O arguido não tinha qualquer razão justificativa para ter na sua posse tais objectos, os quais, para além, da agressão, não tinham outra aplicação definida.
O arguido não possuía licença para uso e porte das embalagens aerossol, nem para uso e/ou detenção da arma eléctrica.
O mesmo arguido, apesar de saber que não o podia fazer, representou e quis deter todos os objectos acima descritos e agiu com intenção de concretizar tal desiderato, o que concretizou.
O arguido agiu de forma deliberada, livre, voluntária e consciente, sabendo que a sua conduta não lhe era permitida por lei.
Assim agindo, constituiu-se o arguido: - como autor material de um crime de detenção de arma proibida, na forma consumada, p.p. no art.° 86.°, n.°1 al. d9, por referência aos arts. 2.°, n.°1 als. a) e o), 3.° n.°s 2 als. h) e j) e 7 al. b), todos da Lei n.°5/2006 de 23 de Fevereiro” Cfr. documento de folhas 5 a 7 do processo administrativo.
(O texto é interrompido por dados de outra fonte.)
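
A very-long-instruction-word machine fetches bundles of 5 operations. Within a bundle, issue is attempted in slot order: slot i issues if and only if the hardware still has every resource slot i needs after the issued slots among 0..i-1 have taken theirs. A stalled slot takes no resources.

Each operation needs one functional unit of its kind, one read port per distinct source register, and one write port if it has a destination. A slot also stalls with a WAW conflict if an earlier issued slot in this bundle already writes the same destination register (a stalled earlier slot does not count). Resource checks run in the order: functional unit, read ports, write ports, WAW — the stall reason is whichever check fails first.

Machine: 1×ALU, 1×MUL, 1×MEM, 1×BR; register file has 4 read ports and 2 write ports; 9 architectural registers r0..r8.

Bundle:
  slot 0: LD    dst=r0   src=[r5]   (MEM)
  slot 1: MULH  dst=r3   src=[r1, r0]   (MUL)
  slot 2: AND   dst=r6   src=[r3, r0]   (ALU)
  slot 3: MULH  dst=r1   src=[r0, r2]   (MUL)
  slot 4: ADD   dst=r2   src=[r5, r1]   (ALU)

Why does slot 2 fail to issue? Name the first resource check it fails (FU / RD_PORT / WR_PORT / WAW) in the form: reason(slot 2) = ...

(0) want 1×MEM +1rd +1wr — yes → AL1|MU1|ME0|BR1|rd3|wr1
(1) want 1×MUL +2rd +1wr — yes → AL1|MU0|ME0|BR1|rd1|wr0
(2) want 1×ALU +2rd +1wr — RD_PORT → AL1|MU0|ME0|BR1|rd1|wr0
(3) want 1×MUL +2rd +1wr — FU → AL1|MU0|ME0|BR1|rd1|wr0
(4) want 1×ALU +2rd +1wr — RD_PORT → AL1|MU0|ME0|BR1|rd1|wr0

reason(slot 2) = RD_PORT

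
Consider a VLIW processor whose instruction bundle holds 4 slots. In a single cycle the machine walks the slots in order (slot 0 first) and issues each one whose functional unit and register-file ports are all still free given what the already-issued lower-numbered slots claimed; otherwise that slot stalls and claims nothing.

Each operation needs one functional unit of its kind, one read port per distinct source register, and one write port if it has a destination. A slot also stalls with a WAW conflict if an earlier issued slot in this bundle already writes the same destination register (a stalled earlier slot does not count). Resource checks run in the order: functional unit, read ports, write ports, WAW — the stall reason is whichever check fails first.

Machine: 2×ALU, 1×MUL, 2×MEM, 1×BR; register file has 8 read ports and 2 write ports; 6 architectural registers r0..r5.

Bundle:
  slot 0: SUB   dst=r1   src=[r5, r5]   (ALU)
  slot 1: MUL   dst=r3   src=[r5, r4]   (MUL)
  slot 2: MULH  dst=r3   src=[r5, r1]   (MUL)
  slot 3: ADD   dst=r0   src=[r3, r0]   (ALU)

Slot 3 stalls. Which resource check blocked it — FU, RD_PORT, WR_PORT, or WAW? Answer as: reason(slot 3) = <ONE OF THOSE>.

  0. ALU→r1 ⇒ go  {1A/1Mu/2Ld/1B | 7r 1w}
  1. MUL→r3 ⇒ go  {1A/0Mu/2Ld/1B | 5r 0w}
  2. MUL→r3 ⇒ no(FU)  {1A/0Mu/2Ld/1B | 5r 0w}
  3. ALU→r0 ⇒ no(WR_PORT)  {1A/0Mu/2Ld/1B | 5r 0w}

reason(slot 3) = WR_PORT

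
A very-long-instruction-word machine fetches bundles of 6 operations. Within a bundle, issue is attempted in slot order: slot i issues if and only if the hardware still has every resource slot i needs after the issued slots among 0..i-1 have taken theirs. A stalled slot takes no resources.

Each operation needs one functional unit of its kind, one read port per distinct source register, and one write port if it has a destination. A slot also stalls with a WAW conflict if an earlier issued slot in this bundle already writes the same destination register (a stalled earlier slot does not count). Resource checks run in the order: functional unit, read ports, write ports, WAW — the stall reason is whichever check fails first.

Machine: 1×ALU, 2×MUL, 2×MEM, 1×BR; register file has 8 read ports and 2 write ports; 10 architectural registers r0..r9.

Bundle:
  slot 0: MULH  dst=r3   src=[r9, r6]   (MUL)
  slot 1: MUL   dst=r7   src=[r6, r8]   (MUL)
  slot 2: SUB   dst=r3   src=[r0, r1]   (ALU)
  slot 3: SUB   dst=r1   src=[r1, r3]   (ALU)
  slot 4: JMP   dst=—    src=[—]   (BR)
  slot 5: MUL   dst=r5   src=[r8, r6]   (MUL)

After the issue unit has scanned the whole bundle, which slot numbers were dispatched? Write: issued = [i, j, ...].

#0 MUL src=r9,r6 dispatched  <A:1 Mu:1 Ld:2 B:1 rd:6 wr:1>
#1 MUL src=r6,r8 dispatched  <A:1 Mu:0 Ld:2 B:1 rd:4 wr:0>
#2 ALU src=r0,r1 held:WR_PORT  <A:1 Mu:0 Ld:2 B:1 rd:4 wr:0>
#3 ALU src=r1,r3 held:WR_PORT  <A:1 Mu:0 Ld:2 B:1 rd:4 wr:0>
#4 BR src=- dispatched  <A:1 Mu:0 Ld:2 B:0 rd:4 wr:0>
#5 MUL src=r8,r6 held:FU  <A:1 Mu:0 Ld:2 B:0 rd:4 wr:0>

issued = [0, 1, 4]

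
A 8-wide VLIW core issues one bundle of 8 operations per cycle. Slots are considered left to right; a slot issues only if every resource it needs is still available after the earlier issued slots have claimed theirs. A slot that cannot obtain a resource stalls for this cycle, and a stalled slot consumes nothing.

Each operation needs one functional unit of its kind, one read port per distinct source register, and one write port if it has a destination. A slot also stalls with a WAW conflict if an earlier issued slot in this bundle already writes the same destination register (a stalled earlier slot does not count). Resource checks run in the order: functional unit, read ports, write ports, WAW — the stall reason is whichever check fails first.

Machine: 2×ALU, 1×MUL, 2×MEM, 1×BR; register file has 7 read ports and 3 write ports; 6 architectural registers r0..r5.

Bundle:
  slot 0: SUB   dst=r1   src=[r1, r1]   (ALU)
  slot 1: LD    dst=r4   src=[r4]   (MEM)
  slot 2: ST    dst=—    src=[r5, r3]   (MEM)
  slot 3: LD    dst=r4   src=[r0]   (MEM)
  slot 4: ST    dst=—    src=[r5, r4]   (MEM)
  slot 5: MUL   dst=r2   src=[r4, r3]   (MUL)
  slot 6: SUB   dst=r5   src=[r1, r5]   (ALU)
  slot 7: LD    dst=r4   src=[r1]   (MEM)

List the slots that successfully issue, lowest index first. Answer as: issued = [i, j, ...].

  0. ALU→r1 ⇒ go  {1A/1Mu/2Ld/1B | 6r 2w}
  1. MEM→r4 ⇒ go  {1A/1Mu/1Ld/1B | 5r 1w}
  2. MEM ⇒ go  {1A/1Mu/0Ld/1B | 3r 1w}
  3. MEM→r4 ⇒ no(FU)  {1A/1Mu/0Ld/1B | 3r 1w}
  4. MEM ⇒ no(FU)  {1A/1Mu/0Ld/1B | 3r 1w}
  5. MUL→r2 ⇒ go  {1A/0Mu/0Ld/1B | 1r 0w}
  6. ALU→r5 ⇒ no(RD_PORT)  {1A/0Mu/0Ld/1B | 1r 0w}
  7. MEM→r4 ⇒ no(FU)  {1A/0Mu/0Ld/1B | 1r 0w}

issued = [0, 1, 2, 5]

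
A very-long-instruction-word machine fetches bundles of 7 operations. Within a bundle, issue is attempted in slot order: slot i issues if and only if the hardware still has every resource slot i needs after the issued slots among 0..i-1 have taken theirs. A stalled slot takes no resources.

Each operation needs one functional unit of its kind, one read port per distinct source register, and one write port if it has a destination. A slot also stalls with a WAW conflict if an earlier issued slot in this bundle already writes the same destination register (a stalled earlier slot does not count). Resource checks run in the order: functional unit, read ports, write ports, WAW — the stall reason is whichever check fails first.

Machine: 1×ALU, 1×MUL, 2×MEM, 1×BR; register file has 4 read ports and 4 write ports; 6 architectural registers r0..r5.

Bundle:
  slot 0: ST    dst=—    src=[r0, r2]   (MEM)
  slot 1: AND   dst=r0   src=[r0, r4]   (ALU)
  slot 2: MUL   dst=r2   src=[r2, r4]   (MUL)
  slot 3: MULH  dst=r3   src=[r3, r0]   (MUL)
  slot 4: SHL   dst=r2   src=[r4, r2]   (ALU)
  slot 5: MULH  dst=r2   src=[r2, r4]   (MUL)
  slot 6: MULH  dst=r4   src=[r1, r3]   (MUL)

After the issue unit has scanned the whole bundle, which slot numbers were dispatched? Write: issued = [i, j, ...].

issued = [0, 1]

slot 0 (MEM): ISSUE — free A1,Mu1,Ld1,B1 rp2 wp4
slot 1 (ALU): ISSUE — free A0,Mu1,Ld1,B1 rp0 wp3
slot 2 (MUL): stall RD_PORT — free A0,Mu1,Ld1,B1 rp0 wp3
slot 3 (MUL): stall RD_PORT — free A0,Mu1,Ld1,B1 rp0 wp3
slot 4 (ALU): stall FU — free A0,Mu1,Ld1,B1 rp0 wp3
slot 5 (MUL): stall RD_PORT — free A0,Mu1,Ld1,B1 rp0 wp3
slot 6 (MUL): stall RD_PORT — free A0,Mu1,Ld1,B1 rp0 wp3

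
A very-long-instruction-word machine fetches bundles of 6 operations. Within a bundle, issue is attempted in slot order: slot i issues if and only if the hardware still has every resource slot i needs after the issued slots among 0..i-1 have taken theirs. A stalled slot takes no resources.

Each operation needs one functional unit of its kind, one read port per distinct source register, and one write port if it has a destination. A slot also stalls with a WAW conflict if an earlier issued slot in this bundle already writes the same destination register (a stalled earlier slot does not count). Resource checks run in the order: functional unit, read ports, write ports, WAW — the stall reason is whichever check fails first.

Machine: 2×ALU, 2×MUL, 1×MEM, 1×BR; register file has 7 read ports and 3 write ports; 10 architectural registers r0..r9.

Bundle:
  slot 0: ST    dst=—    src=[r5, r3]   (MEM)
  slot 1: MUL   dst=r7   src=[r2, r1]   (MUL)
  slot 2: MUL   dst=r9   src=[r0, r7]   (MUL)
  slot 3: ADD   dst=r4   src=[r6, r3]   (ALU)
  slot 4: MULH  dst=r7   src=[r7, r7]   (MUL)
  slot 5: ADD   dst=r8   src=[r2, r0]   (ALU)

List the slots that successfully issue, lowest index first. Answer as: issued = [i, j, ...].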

5) Por despacho de 23 de Novembro de 2011 foi do Comandante em Exercício do Comando Metropolitano de Polícia de Lisboa determinada a organização do processo disciplinar ao Agente M/... - B..., do efectivo da 3.ª Divisão Policial, por ter sido indiciado da prática de factos que, eventualmente, integram ilícitos de natureza disciplinar, porquanto: Em 03-07-2009, cerca das 19H00, o arguido guardava no interior da residência, sita na Rua C..., Odivelas, uma arma eléctrica “TASER” e outros objectos proibidos - NUIPC 457/10.1TDLSB” Cfr. documento de folhas 9 do processo administrativo.

6) Em 3 de Janeiro de 2012 pelo instrutor foi autuado aquele despacho do que o requerente B... foi notificado em 17 de Janeiro de 2012. Cfr. documento de folhas 13 do processo administrativo.

7) Em 3 de Maio de 2012 do seu registo biográfico nada constava em “Penas Disciplinares e Sanções acessórias”. Cfr. documento de folhas 22 e 23 do processo administrativo.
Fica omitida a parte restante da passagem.